Consumer Lending Software

Why One Size Doesn't Fit All

Fighting the conception/perception that the credit industry is operated and regulated on a standardized basis and that parameters are of the “one size fits all” variety isn’t easy.

We constantly work with a variety of prospective clients in the credit industry to explain that choices on a wide variety of fronts and levels are available to lenders when it comes to compliance.

It’s a nice thought that we can just “simplify” things and still meet the specific business and regulatory requirements of our clients.

The reality is that compliance parameters don’t always contain clear cut universal mandates.

To illustrate this point, let’s review the perceived simplicity of credit insurance prima facie rates and state regulated maximum interest charges.

Prime Facie Credit Insurance Rates

It is an accurate description that published prima facie rates are insurance rates that may be used “without providing further justification”, but that doesn’t mean every lender provides credit insurance at those particular rates.

Deviations of prima facie rates based on the actual experience data provided to a state insurance department and their actuaries are often mandated by state insurance codes.

Simplistically put, if you brought in a lot of premium revenue over the last three years but paid virtually no claims, there’s a good chance the Insurance Department will adjust a lenders rates downward to meet previously determined standards in that regard.

Conversely, if your claims costs exceed the premium revenue for a stated period, the Department may allow an upward deviation from the prima facie rate as a form of recompense.

We have seen a lot of programs with a nationwide dealer base writing credit insurance in all 50 states make the decision to initially employ the prima facie rates for all their dealers with the goal of “facilitating” the roll out process.

While it’s true that as many as 80% of the dealers may use prima facie rates, the 20% that don’t sure create an administrative headache for the service provider when they are forced to retro-fit all the rates and underwriting limits for those dealers.

The timing is usually so that as the program is just gaining some steam and traction, resources have to be diverted from growth to the re-tooling process.

State Regulated Maximum Interest/Finance Charges

How much interest or finance charge a lender can produce on a credit contract is one of the most misunderstood regulatory disciplines in the industry.

Since most state maximum charge statutory provisions actually regulate the dollar charge generated by a published rate, Carleton’s compliance generator will evaluate the total dollar charge in a transaction against that computed according to statutory/regulatory rules.

However, in order to perform that task we first have to determine which specific provision a particular lender is operating within. Sounds simple enough, doesn’t it?

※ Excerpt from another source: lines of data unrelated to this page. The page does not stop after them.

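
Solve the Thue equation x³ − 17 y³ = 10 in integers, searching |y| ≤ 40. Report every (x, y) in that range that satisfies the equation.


The equation is x³ - 17y³ = 10. For fixed y, x³ = 17·y³ + 10, so a solution requires the RHS to be a perfect cube.
Strategy: iterate y from -40 to 40, compute RHS = 17·y³ + 10, and check whether it is a (positive or negative) perfect cube.
Check small values of y:
  y = 0: RHS = 10 is not a perfect cube.
  y = 1: RHS = 27 = (3)³ ⇒ x = 3 works.
  y = -1: RHS = -7 is not a perfect cube.
  y = 2: RHS = 146 is not a perfect cube.
  y = -2: RHS = -126 is not a perfect cube.
  y = 3: RHS = 469 is not a perfect cube.
  y = -3: RHS = -449 is not a perfect cube.
Continuing the search up to |y| = 40 finds no further solutions beyond those listed.
Collected solutions: (3, 1).

Solutions (with |y| ≤ 40): (3, 1).


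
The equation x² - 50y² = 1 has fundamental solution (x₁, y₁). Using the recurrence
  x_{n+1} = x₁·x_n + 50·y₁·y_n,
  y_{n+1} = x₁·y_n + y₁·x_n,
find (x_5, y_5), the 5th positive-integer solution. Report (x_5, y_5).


Step 1: Find the fundamental solution (x₁, y₁) of x² - 50y² = 1.
  Expand √50 as a continued fraction. a₀ = ⌊√50⌋ = 7; iterate m_{k+1} = d_k·a_k − m_k, d_{k+1} = (50 − m_{k+1}²)/d_k, a_{k+1} = ⌊(a₀ + m_{k+1})/d_{k+1}⌋ (starting m₀ = 0, d₀ = 1), with convergents p_k = a_k·p_{k-1} + p_{k-2}, q_k = a_k·q_{k-1} + q_{k-2} (p₋₁ = 1, q₋₁ = 0):
  k = 0: a₀ = 7; p₀/q₀ = 7/1; p₀² − 50·q₀² = 49 − 50 = -1.
  k = 1: m = 7, d = 1, a = ⌊(7 + 7)/1⌋ = 14; p/q = (14·7 + 1)/(14·1 + 0) = 99/14; p² − 50·q² = 9801 − 9800 = 1.
  The first convergent with p² − 50·q² = 1 gives the fundamental solution (x₁, y₁) = (99, 14).
Step 2: Apply the recurrence (x_{n+1}, y_{n+1}) = (x₁x_n + 50y₁y_n, x₁y_n + y₁x_n) repeatedly.
  From (x_1, y_1) = (99, 14): x_2 = 99·99 + 50·14·14 = 19601; y_2 = 99·14 + 14·99 = 2772.
  From (x_2, y_2) = (19601, 2772): x_3 = 99·19601 + 50·14·2772 = 3880899; y_3 = 99·2772 + 14·19601 = 548842.
  From (x_3, y_3) = (3880899, 548842): x_4 = 99·3880899 + 50·14·548842 = 768398401; y_4 = 99·548842 + 14·3880899 = 108667944.
  From (x_4, y_4) = (768398401, 108667944): x_5 = 99·768398401 + 50·14·108667944 = 152139002499; y_5 = 99·108667944 + 14·768398401 = 21515704070.
Step 3: Verify x_5² - 50·y_5² = 23146276081390728245001 - 23146276081390728245000 = 1 (should be 1). ✓

(x_1, y_1) = (99, 14); (x_5, y_5) = (152139002499, 21515704070).


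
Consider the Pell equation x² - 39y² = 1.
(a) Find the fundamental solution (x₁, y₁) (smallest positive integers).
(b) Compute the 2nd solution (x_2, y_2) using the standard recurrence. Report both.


Step 1: Find the fundamental solution (x₁, y₁) of x² - 39y² = 1.
  Expand √39 as a continued fraction. a₀ = ⌊√39⌋ = 6; iterate m_{k+1} = d_k·a_k − m_k, d_{k+1} = (39 − m_{k+1}²)/d_k, a_{k+1} = ⌊(a₀ + m_{k+1})/d_{k+1}⌋ (starting m₀ = 0, d₀ = 1), with convergents p_k = a_k·p_{k-1} + p_{k-2}, q_k = a_k·q_{k-1} + q_{k-2} (p₋₁ = 1, q₋₁ = 0):
  k = 0: a₀ = 6; p₀/q₀ = 6/1; p₀² − 39·q₀² = 36 − 39 = -3.
  k = 1: m = 6, d = 3, a = ⌊(6 + 6)/3⌋ = 4; p/q = (4·6 + 1)/(4·1 + 0) = 25/4; p² − 39·q² = 625 − 624 = 1.
  The first convergent with p² − 39·q² = 1 gives the fundamental solution (x₁, y₁) = (25, 4).
Step 2: Apply the recurrence (x_{n+1}, y_{n+1}) = (x₁x_n + 39y₁y_n, x₁y_n + y₁x_n) repeatedly.
  From (x_1, y_1) = (25, 4): x_2 = 25·25 + 39·4·4 = 1249; y_2 = 25·4 + 4·25 = 200.
Step 3: Verify x_2² - 39·y_2² = 1560001 - 1560000 = 1 (should be 1). ✓

(x_1, y_1) = (25, 4); (x_2, y_2) = (1249, 200).


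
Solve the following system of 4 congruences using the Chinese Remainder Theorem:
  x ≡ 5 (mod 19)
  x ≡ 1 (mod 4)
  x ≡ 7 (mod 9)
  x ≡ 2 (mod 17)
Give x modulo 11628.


Product of moduli M = 19 · 4 · 9 · 17 = 11628.
Merge one congruence at a time:
  Start: x ≡ 5 (mod 19).
  Combine with x ≡ 1 (mod 4); new modulus lcm = 76.
    Write x = 5 + 19·t and substitute into x ≡ 1 (mod 4): 19·t ≡ 1 − 5 = -4 (mod 4).
    Reduce coefficients mod 4: 3·t ≡ 0 (mod 4).
    The inverse of 3 mod 4 is 3 (since 3·3 = 9 = 2·4 + 1), so t ≡ 3·0 = 0 ≡ 0 (mod 4).
    Then x = 5 + 19·0 = 5, valid modulo lcm(19, 4) = 76: x ≡ 5 (mod 76).
  Combine with x ≡ 7 (mod 9); new modulus lcm = 684.
    Write x = 5 + 76·t and substitute into x ≡ 7 (mod 9): 76·t ≡ 7 − 5 = 2 (mod 9).
    Reduce coefficients mod 9: 4·t ≡ 2 (mod 9).
    The inverse of 4 mod 9 is 7 (since 4·7 = 28 = 3·9 + 1), so t ≡ 7·2 = 14 ≡ 5 (mod 9).
    Then x = 5 + 76·5 = 385, valid modulo lcm(76, 9) = 684: x ≡ 385 (mod 684).
  Combine with x ≡ 2 (mod 17); new modulus lcm = 11628.
    Write x = 385 + 684·t and substitute into x ≡ 2 (mod 17): 684·t ≡ 2 − 385 = -383 (mod 17).
    Reduce coefficients mod 17: 4·t ≡ 8 (mod 17).
    The inverse of 4 mod 17 is 13 (since 4·13 = 52 = 3·17 + 1), so t ≡ 13·8 = 104 ≡ 2 (mod 17).
    Then x = 385 + 684·2 = 1753, valid modulo lcm(684, 17) = 11628: x ≡ 1753 (mod 11628).
Verify against each original: 1753 mod 19 = 5, 1753 mod 4 = 1, 1753 mod 9 = 7, 1753 mod 17 = 2.

x ≡ 1753 (mod 11628).


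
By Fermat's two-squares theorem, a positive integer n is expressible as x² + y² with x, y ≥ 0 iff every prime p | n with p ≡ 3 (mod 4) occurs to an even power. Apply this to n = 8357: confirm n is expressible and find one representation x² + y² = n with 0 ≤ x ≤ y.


Step 1: Factor n = 8357 = 61 · 137.
Step 2: Check the mod-4 condition on each prime factor: 61 ≡ 1 (mod 4), exponent 1; 137 ≡ 1 (mod 4), exponent 1.
All primes ≡ 3 (mod 4) appear to even exponent (or don't appear), so by the two-squares theorem n IS expressible as a sum of two squares.
Step 3: Build a representation. Here n = 61 · 137 is a product of primes ≡ 1 (mod 4). Each prime p ≡ 1 (mod 4) is itself a sum of two squares; find a² by testing p − a² for a perfect square:
  61: 61 − 1² = 60, 61 − 2² = 57, 61 − 3² = 52, 61 − 4² = 45, 61 − 5² = 36 = 6² ⇒ 61 = 5² + 6².
  137: 137 − 1² = 136, 137 − 2² = 133, 137 − 3² = 128, 137 − 4² = 121 = 11² ⇒ 137 = 4² + 11².
  Combine using the Brahmagupta–Fibonacci identity (a² + b²)(c² + d²) = (ac − bd)² + (ad + bc)² = (ac + bd)² + (ad − bc)²:
  61 · 137 = 8357: from (5² + 6²)(4² + 11²), take (5·4 − 6·11, 5·11 + 6·4) = (20 − 66, 55 + 24) = (-46, 79); dropping signs (only squares matter) gives (46, 79); check 46² + 79² = 2116 + 6241 = 8357 ✓.
Step 4: Order so x ≤ y and verify: 46² + 79² = 2116 + 6241 = 8357 = n. ✓

n = 8357 = 46² + 79² (one valid representation with x ≤ y).


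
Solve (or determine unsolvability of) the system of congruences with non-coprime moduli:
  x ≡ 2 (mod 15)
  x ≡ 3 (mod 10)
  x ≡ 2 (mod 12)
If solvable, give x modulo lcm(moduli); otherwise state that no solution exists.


Moduli 15, 10, 12 are not pairwise coprime, so CRT works modulo lcm(m_i) when all pairwise compatibility conditions hold.
Pairwise compatibility: gcd(m_i, m_j) must divide a_i - a_j for every pair.
Merge one congruence at a time:
  Start: x ≡ 2 (mod 15).
  Combine with x ≡ 3 (mod 10): gcd(15, 10) = 5, and 3 - 2 = 1 is NOT divisible by 5.
    ⇒ system is inconsistent (no integer solution).

No solution (the system is inconsistent).


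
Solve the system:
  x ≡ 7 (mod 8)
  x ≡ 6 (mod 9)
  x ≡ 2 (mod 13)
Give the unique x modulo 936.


Moduli 8, 9, 13 are pairwise coprime; by CRT there is a unique solution modulo M = 8 · 9 · 13 = 936.
Solve pairwise, accumulating the modulus:
  Start with x ≡ 7 (mod 8).
  Combine with x ≡ 6 (mod 9): since gcd(8, 9) = 1, we get a unique residue mod 72.
    Write x = 7 + 8·t and substitute into x ≡ 6 (mod 9): 8·t ≡ 6 − 7 = -1 (mod 9).
    Reduce coefficients mod 9: 8·t ≡ 8 (mod 9).
    The inverse of 8 mod 9 is 8 (since 8·8 = 64 = 7·9 + 1), so t ≡ 8·8 = 64 ≡ 1 (mod 9).
    Then x = 7 + 8·1 = 15, valid modulo lcm(8, 9) = 72: x ≡ 15 (mod 72).
  Combine with x ≡ 2 (mod 13): since gcd(72, 13) = 1, we get a unique residue mod 936.
    Write x = 15 + 72·t and substitute into x ≡ 2 (mod 13): 72·t ≡ 2 − 15 = -13 (mod 13).
    Reduce coefficients mod 13: 7·t ≡ 0 (mod 13).
    The inverse of 7 mod 13 is 2 (since 7·2 = 14 = 1·13 + 1), so t ≡ 2·0 = 0 ≡ 0 (mod 13).
    Then x = 15 + 72·0 = 15, valid modulo lcm(72, 13) = 936: x ≡ 15 (mod 936).
Verify: 15 mod 8 = 7 ✓, 15 mod 9 = 6 ✓, 15 mod 13 = 2 ✓.

x ≡ 15 (mod 936).


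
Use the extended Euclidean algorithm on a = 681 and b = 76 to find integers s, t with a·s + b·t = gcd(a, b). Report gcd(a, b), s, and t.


Euclidean algorithm on (681, 76) — divide until remainder is 0:
  681 = 8 · 76 + 73
  76 = 1 · 73 + 3
  73 = 24 · 3 + 1
  3 = 3 · 1 + 0
gcd(681, 76) = 1.
Track Bezout coefficients alongside the remainders: start with r₀ = 681 = a·1 + b·0 (s = 1, t = 0) and r₁ = 76 = a·0 + b·1 (s = 0, t = 1); each new remainder r_{k+1} = r_{k-1} − q_k·r_k inherits s_{k+1} = s_{k-1} − q_k·s_k, t_{k+1} = t_{k-1} − q_k·t_k, so r_k = a·s_k + b·t_k at every step:
  q = 8: r = 73, s = 1 − 8·0 = 1, t = 0 − 8·1 = -8  (check: 681·1 + 76·(-8) = 73)
  q = 1: r = 3, s = 0 − 1·1 = -1, t = 1 − 1·(-8) = 9  (check: 681·(-1) + 76·9 = 3)
  q = 24: r = 1, s = 1 − 24·(-1) = 25, t = -8 − 24·9 = -224  (check: 681·25 + 76·(-224) = 1)
The row with r = 1 (the gcd) gives the Bezout coefficients s = 25, t = -224.
Result: 681 · (25) + 76 · (-224) = 1.

gcd(681, 76) = 1; s = 25, t = -224 (check: 681·25 + 76·(-224) = 1).


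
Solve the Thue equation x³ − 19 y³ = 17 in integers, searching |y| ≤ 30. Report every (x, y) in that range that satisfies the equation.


The equation is x³ - 19y³ = 17. For fixed y, x³ = 19·y³ + 17, so a solution requires the RHS to be a perfect cube.
Strategy: iterate y from -30 to 30, compute RHS = 19·y³ + 17, and check whether it is a (positive or negative) perfect cube.
Check small values of y:
  y = 0: RHS = 17 is not a perfect cube.
  y = 1: RHS = 36 is not a perfect cube.
  y = -1: RHS = -2 is not a perfect cube.
  y = 2: RHS = 169 is not a perfect cube.
  y = -2: RHS = -135 is not a perfect cube.
  y = 3: RHS = 530 is not a perfect cube.
  y = -3: RHS = -496 is not a perfect cube.
Continuing the search up to |y| = 30 finds no solutions either.
No (x, y) in the scanned range satisfies the equation.

No integer solutions with |y| ≤ 30.


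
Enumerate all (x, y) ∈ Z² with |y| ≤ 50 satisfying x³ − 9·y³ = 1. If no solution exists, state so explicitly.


The equation is x³ - 9y³ = 1. For fixed y, x³ = 9·y³ + 1, so a solution requires the RHS to be a perfect cube.
Strategy: iterate y from -50 to 50, compute RHS = 9·y³ + 1, and check whether it is a (positive or negative) perfect cube.
Check small values of y:
  y = 0: RHS = 1 = (1)³ ⇒ x = 1 works.
  y = 1: RHS = 10 is not a perfect cube.
  y = -1: RHS = -8 = (-2)³ ⇒ x = -2 works.
  y = 2: RHS = 73 is not a perfect cube.
  y = -2: RHS = -71 is not a perfect cube.
  y = 3: RHS = 244 is not a perfect cube.
  y = -3: RHS = -242 is not a perfect cube.
Continuing the search up to |y| = 50 finds no further solutions beyond those listed.
Collected solutions: (1, 0), (-2, -1).

Solutions (with |y| ≤ 50): (1, 0), (-2, -1).


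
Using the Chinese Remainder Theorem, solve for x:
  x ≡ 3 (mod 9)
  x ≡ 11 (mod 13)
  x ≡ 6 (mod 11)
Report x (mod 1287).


Moduli 9, 13, 11 are pairwise coprime; by CRT there is a unique solution modulo M = 9 · 13 · 11 = 1287.
Solve pairwise, accumulating the modulus:
  Start with x ≡ 3 (mod 9).
  Combine with x ≡ 11 (mod 13): since gcd(9, 13) = 1, we get a unique residue mod 117.
    Write x = 3 + 9·t and substitute into x ≡ 11 (mod 13): 9·t ≡ 11 − 3 = 8 (mod 13).
    The inverse of 9 mod 13 is 3 (since 9·3 = 27 = 2·13 + 1), so t ≡ 3·8 = 24 ≡ 11 (mod 13).
    Then x = 3 + 9·11 = 102, valid modulo lcm(9, 13) = 117: x ≡ 102 (mod 117).
  Combine with x ≡ 6 (mod 11): since gcd(117, 11) = 1, we get a unique residue mod 1287.
    Write x = 102 + 117·t and substitute into x ≡ 6 (mod 11): 117·t ≡ 6 − 102 = -96 (mod 11).
    Reduce coefficients mod 11: 7·t ≡ 3 (mod 11).
    The inverse of 7 mod 11 is 8 (since 7·8 = 56 = 5·11 + 1), so t ≡ 8·3 = 24 ≡ 2 (mod 11).
    Then x = 102 + 117·2 = 336, valid modulo lcm(117, 11) = 1287: x ≡ 336 (mod 1287).
Verify: 336 mod 9 = 3 ✓, 336 mod 13 = 11 ✓, 336 mod 11 = 6 ✓.

x ≡ 336 (mod 1287).


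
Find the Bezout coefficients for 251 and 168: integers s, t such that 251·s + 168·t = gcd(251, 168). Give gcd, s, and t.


Euclidean algorithm on (251, 168) — divide until remainder is 0:
  251 = 1 · 168 + 83
  168 = 2 · 83 + 2
  83 = 41 · 2 + 1
  2 = 2 · 1 + 0
gcd(251, 168) = 1.
Track Bezout coefficients alongside the remainders: start with r₀ = 251 = a·1 + b·0 (s = 1, t = 0) and r₁ = 168 = a·0 + b·1 (s = 0, t = 1); each new remainder r_{k+1} = r_{k-1} − q_k·r_k inherits s_{k+1} = s_{k-1} − q_k·s_k, t_{k+1} = t_{k-1} − q_k·t_k, so r_k = a·s_k + b·t_k at every step:
  q = 1: r = 83, s = 1 − 1·0 = 1, t = 0 − 1·1 = -1  (check: 251·1 + 168·(-1) = 83)
  q = 2: r = 2, s = 0 − 2·1 = -2, t = 1 − 2·(-1) = 3  (check: 251·(-2) + 168·3 = 2)
  q = 41: r = 1, s = 1 − 41·(-2) = 83, t = -1 − 41·3 = -124  (check: 251·83 + 168·(-124) = 1)
The row with r = 1 (the gcd) gives the Bezout coefficients s = 83, t = -124.
Result: 251 · (83) + 168 · (-124) = 1.

gcd(251, 168) = 1; s = 83, t = -124 (check: 251·83 + 168·(-124) = 1).


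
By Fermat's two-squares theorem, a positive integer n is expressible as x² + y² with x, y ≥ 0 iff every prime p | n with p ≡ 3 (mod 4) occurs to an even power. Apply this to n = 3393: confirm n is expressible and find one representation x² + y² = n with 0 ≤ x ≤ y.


Step 1: Factor n = 3393 = 3^2 · 13 · 29.
Step 2: Check the mod-4 condition on each prime factor: 3 ≡ 3 (mod 4), exponent 2 (must be even); 13 ≡ 1 (mod 4), exponent 1; 29 ≡ 1 (mod 4), exponent 1.
All primes ≡ 3 (mod 4) appear to even exponent (or don't appear), so by the two-squares theorem n IS expressible as a sum of two squares.
Step 3: Build a representation. Group n = k² · m with k = 3 and m = 13 · 29 = 377 (a product of primes ≡ 1 (mod 4)); a representation of m scales to one of n via (k·x)² + (k·y)² = k²(x² + y²). Each prime p ≡ 1 (mod 4) is itself a sum of two squares; find a² by testing p − a² for a perfect square:
  13: 13 − 1² = 12, 13 − 2² = 9 = 3² ⇒ 13 = 2² + 3².
  29: 29 − 1² = 28, 29 − 2² = 25 = 5² ⇒ 29 = 2² + 5².
  Combine using the Brahmagupta–Fibonacci identity (a² + b²)(c² + d²) = (ac − bd)² + (ad + bc)² = (ac + bd)² + (ad − bc)²:
  13 · 29 = 377: from (2² + 3²)(2² + 5²), take (2·2 − 3·5, 2·5 + 3·2) = (4 − 15, 10 + 6) = (-11, 16); dropping signs (only squares matter) gives (11, 16); check 11² + 16² = 121 + 256 = 377 ✓.
  Scale by k = 3: (3·11, 3·16) = (33, 48).
Step 4: Order so x ≤ y and verify: 33² + 48² = 1089 + 2304 = 3393 = n. ✓

n = 3393 = 33² + 48² (one valid representation with x ≤ y).


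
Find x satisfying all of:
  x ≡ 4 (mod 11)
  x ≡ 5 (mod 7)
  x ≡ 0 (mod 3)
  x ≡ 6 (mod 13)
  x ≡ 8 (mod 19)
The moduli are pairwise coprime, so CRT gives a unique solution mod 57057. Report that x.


Product of moduli M = 11 · 7 · 3 · 13 · 19 = 57057.
Merge one congruence at a time:
  Start: x ≡ 4 (mod 11).
  Combine with x ≡ 5 (mod 7); new modulus lcm = 77.
    Write x = 4 + 11·t and substitute into x ≡ 5 (mod 7): 11·t ≡ 5 − 4 = 1 (mod 7).
    Reduce coefficients mod 7: 4·t ≡ 1 (mod 7).
    The inverse of 4 mod 7 is 2 (since 4·2 = 8 = 1·7 + 1), so t ≡ 2·1 = 2 ≡ 2 (mod 7).
    Then x = 4 + 11·2 = 26, valid modulo lcm(11, 7) = 77: x ≡ 26 (mod 77).
  Combine with x ≡ 0 (mod 3); new modulus lcm = 231.
    Write x = 26 + 77·t and substitute into x ≡ 0 (mod 3): 77·t ≡ 0 − 26 = -26 (mod 3).
    Reduce coefficients mod 3: 2·t ≡ 1 (mod 3).
    The inverse of 2 mod 3 is 2 (since 2·2 = 4 = 1·3 + 1), so t ≡ 2·1 = 2 ≡ 2 (mod 3).
    Then x = 26 + 77·2 = 180, valid modulo lcm(77, 3) = 231: x ≡ 180 (mod 231).
  Combine with x ≡ 6 (mod 13); new modulus lcm = 3003.
    Write x = 180 + 231·t and substitute into x ≡ 6 (mod 13): 231·t ≡ 6 − 180 = -174 (mod 13).
    Reduce coefficients mod 13: 10·t ≡ 8 (mod 13).
    The inverse of 10 mod 13 is 4 (since 10·4 = 40 = 3·13 + 1), so t ≡ 4·8 = 32 ≡ 6 (mod 13).
    Then x = 180 + 231·6 = 1566, valid modulo lcm(231, 13) = 3003: x ≡ 1566 (mod 3003).
  Combine with x ≡ 8 (mod 19); new modulus lcm = 57057.
    Write x = 1566 + 3003·t and substitute into x ≡ 8 (mod 19): 3003·t ≡ 8 − 1566 = -1558 (mod 19).
    Reduce coefficients mod 19: 1·t ≡ 0 (mod 19).
    So t ≡ 0 (mod 19).
    Then x = 1566 + 3003·0 = 1566, valid modulo lcm(3003, 19) = 57057: x ≡ 1566 (mod 57057).
Verify against each original: 1566 mod 11 = 4, 1566 mod 7 = 5, 1566 mod 3 = 0, 1566 mod 13 = 6, 1566 mod 19 = 8.

x ≡ 1566 (mod 57057).


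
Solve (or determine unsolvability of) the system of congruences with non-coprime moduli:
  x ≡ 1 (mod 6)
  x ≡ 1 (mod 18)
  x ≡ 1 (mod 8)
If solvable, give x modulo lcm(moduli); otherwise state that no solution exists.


Moduli 6, 18, 8 are not pairwise coprime, so CRT works modulo lcm(m_i) when all pairwise compatibility conditions hold.
Pairwise compatibility: gcd(m_i, m_j) must divide a_i - a_j for every pair.
Merge one congruence at a time:
  Start: x ≡ 1 (mod 6).
  Combine with x ≡ 1 (mod 18): gcd(6, 18) = 6; 1 - 1 = 0, which IS divisible by 6, so compatible.
    Write x = 1 + 6·t and substitute into x ≡ 1 (mod 18): 6·t ≡ 1 − 1 = 0 (mod 18).
    Divide the congruence (and modulus) by g = 6: 1·t ≡ 0 (mod 3).
    So t ≡ 0 (mod 3).
    Then x = 1 + 6·0 = 1, valid modulo lcm(6, 18) = 18: x ≡ 1 (mod 18).
  Combine with x ≡ 1 (mod 8): gcd(18, 8) = 2; 1 - 1 = 0, which IS divisible by 2, so compatible.
    Write x = 1 + 18·t and substitute into x ≡ 1 (mod 8): 18·t ≡ 1 − 1 = 0 (mod 8).
    Divide the congruence (and modulus) by g = 2: 9·t ≡ 0 (mod 4).
    Reduce coefficients mod 4: 1·t ≡ 0 (mod 4).
    So t ≡ 0 (mod 4).
    Then x = 1 + 18·0 = 1, valid modulo lcm(18, 8) = 72: x ≡ 1 (mod 72).
Verify: 1 mod 6 = 1, 1 mod 18 = 1, 1 mod 8 = 1.

x ≡ 1 (mod 72).


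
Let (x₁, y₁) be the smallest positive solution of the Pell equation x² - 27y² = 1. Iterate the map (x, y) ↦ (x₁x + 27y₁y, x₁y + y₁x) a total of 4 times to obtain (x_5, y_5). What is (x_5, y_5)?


Step 1: Find the fundamental solution (x₁, y₁) of x² - 27y² = 1.
  Expand √27 as a continued fraction. a₀ = ⌊√27⌋ = 5; iterate m_{k+1} = d_k·a_k − m_k, d_{k+1} = (27 − m_{k+1}²)/d_k, a_{k+1} = ⌊(a₀ + m_{k+1})/d_{k+1}⌋ (starting m₀ = 0, d₀ = 1), with convergents p_k = a_k·p_{k-1} + p_{k-2}, q_k = a_k·q_{k-1} + q_{k-2} (p₋₁ = 1, q₋₁ = 0):
  k = 0: a₀ = 5; p₀/q₀ = 5/1; p₀² − 27·q₀² = 25 − 27 = -2.
  k = 1: m = 5, d = 2, a = ⌊(5 + 5)/2⌋ = 5; p/q = (5·5 + 1)/(5·1 + 0) = 26/5; p² − 27·q² = 676 − 675 = 1.
  The first convergent with p² − 27·q² = 1 gives the fundamental solution (x₁, y₁) = (26, 5).
Step 2: Apply the recurrence (x_{n+1}, y_{n+1}) = (x₁x_n + 27y₁y_n, x₁y_n + y₁x_n) repeatedly.
  From (x_1, y_1) = (26, 5): x_2 = 26·26 + 27·5·5 = 1351; y_2 = 26·5 + 5·26 = 260.
  From (x_2, y_2) = (1351, 260): x_3 = 26·1351 + 27·5·260 = 70226; y_3 = 26·260 + 5·1351 = 13515.
  From (x_3, y_3) = (70226, 13515): x_4 = 26·70226 + 27·5·13515 = 3650401; y_4 = 26·13515 + 5·70226 = 702520.
  From (x_4, y_4) = (3650401, 702520): x_5 = 26·3650401 + 27·5·702520 = 189750626; y_5 = 26·702520 + 5·3650401 = 36517525.
Step 3: Verify x_5² - 27·y_5² = 36005300067391876 - 36005300067391875 = 1 (should be 1). ✓

(x_1, y_1) = (26, 5); (x_5, y_5) = (189750626, 36517525).


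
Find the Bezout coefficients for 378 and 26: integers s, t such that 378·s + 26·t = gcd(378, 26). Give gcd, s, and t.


Euclidean algorithm on (378, 26) — divide until remainder is 0:
  378 = 14 · 26 + 14
  26 = 1 · 14 + 12
  14 = 1 · 12 + 2
  12 = 6 · 2 + 0
gcd(378, 26) = 2.
Track Bezout coefficients alongside the remainders: start with r₀ = 378 = a·1 + b·0 (s = 1, t = 0) and r₁ = 26 = a·0 + b·1 (s = 0, t = 1); each new remainder r_{k+1} = r_{k-1} − q_k·r_k inherits s_{k+1} = s_{k-1} − q_k·s_k, t_{k+1} = t_{k-1} − q_k·t_k, so r_k = a·s_k + b·t_k at every step:
  q = 14: r = 14, s = 1 − 14·0 = 1, t = 0 − 14·1 = -14  (check: 378·1 + 26·(-14) = 14)
  q = 1: r = 12, s = 0 − 1·1 = -1, t = 1 − 1·(-14) = 15  (check: 378·(-1) + 26·15 = 12)
  q = 1: r = 2, s = 1 − 1·(-1) = 2, t = -14 − 1·15 = -29  (check: 378·2 + 26·(-29) = 2)
The row with r = 2 (the gcd) gives the Bezout coefficients s = 2, t = -29.
Result: 378 · (2) + 26 · (-29) = 2.

gcd(378, 26) = 2; s = 2, t = -29 (check: 378·2 + 26·(-29) = 2).


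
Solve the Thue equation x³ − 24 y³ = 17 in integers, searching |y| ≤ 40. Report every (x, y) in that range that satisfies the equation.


The equation is x³ - 24y³ = 17. For fixed y, x³ = 24·y³ + 17, so a solution requires the RHS to be a perfect cube.
Strategy: iterate y from -40 to 40, compute RHS = 24·y³ + 17, and check whether it is a (positive or negative) perfect cube.
Check small values of y:
  y = 0: RHS = 17 is not a perfect cube.
  y = 1: RHS = 41 is not a perfect cube.
  y = -1: RHS = -7 is not a perfect cube.
  y = 2: RHS = 209 is not a perfect cube.
  y = -2: RHS = -175 is not a perfect cube.
  y = 3: RHS = 665 is not a perfect cube.
  y = -3: RHS = -631 is not a perfect cube.
Continuing the search up to |y| = 40 finds no solutions either.
No (x, y) in the scanned range satisfies the equation.

No integer solutions with |y| ≤ 40.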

However, take the state of Texas for example. An institution making a consumer loan under the Texas Finance Code cannot produce an interest charge that will exceed:
A) The dollar charge produced by a split add-on rate structure with rates of 18% and 8%.
Or
B) The dollar charge produced by a melded simple interest structure with rates of 30%, 24%, and 18%, respectively.
Or
C) The dollar charge produced by the alternate simple interest rate tied to Treasury Bill auctions with a provision that contains a ceiling rate and a floor rate.

All of the above qualify as “maximum rate provisions” under the Finance Code.

All can produce significant and varied results when inserted as “THE” maximum charge standard to evaluate an actual loan against.

So, if an “out of the box” solution is presented, which set of rates to choose?

That is a truly key point: everywhere in the compliance process, the lender has choices available.

Don’t Forget the Lender

It is almost impossible to be in sync with a specific lending institution without a discussion that sheds some light on their philosophy and policies. Is their compliance philosophy conservative? aggressive? moderate?

In the end, it is what the institution views as the applicable maximum charge provision that is relevant.

We counsel our clients based on experience but the final call belongs to the lender. Trying to work outside that sphere of knowledge one can only harbor a guess at the “right” answer.

When it comes to compliance, I’d rather not guess.

The “one size fits all” approach does seem to mirror the current trend in our society for all actions to be “seamless” and “transparent”.

However, it is important to recognize when it comes to calculations and disclosures that the desired transparency is not necessarily a synonym for “easy and fast” but one that adheres to clear and accurate validation of where those values/numbers came from and the basis for their accuracy.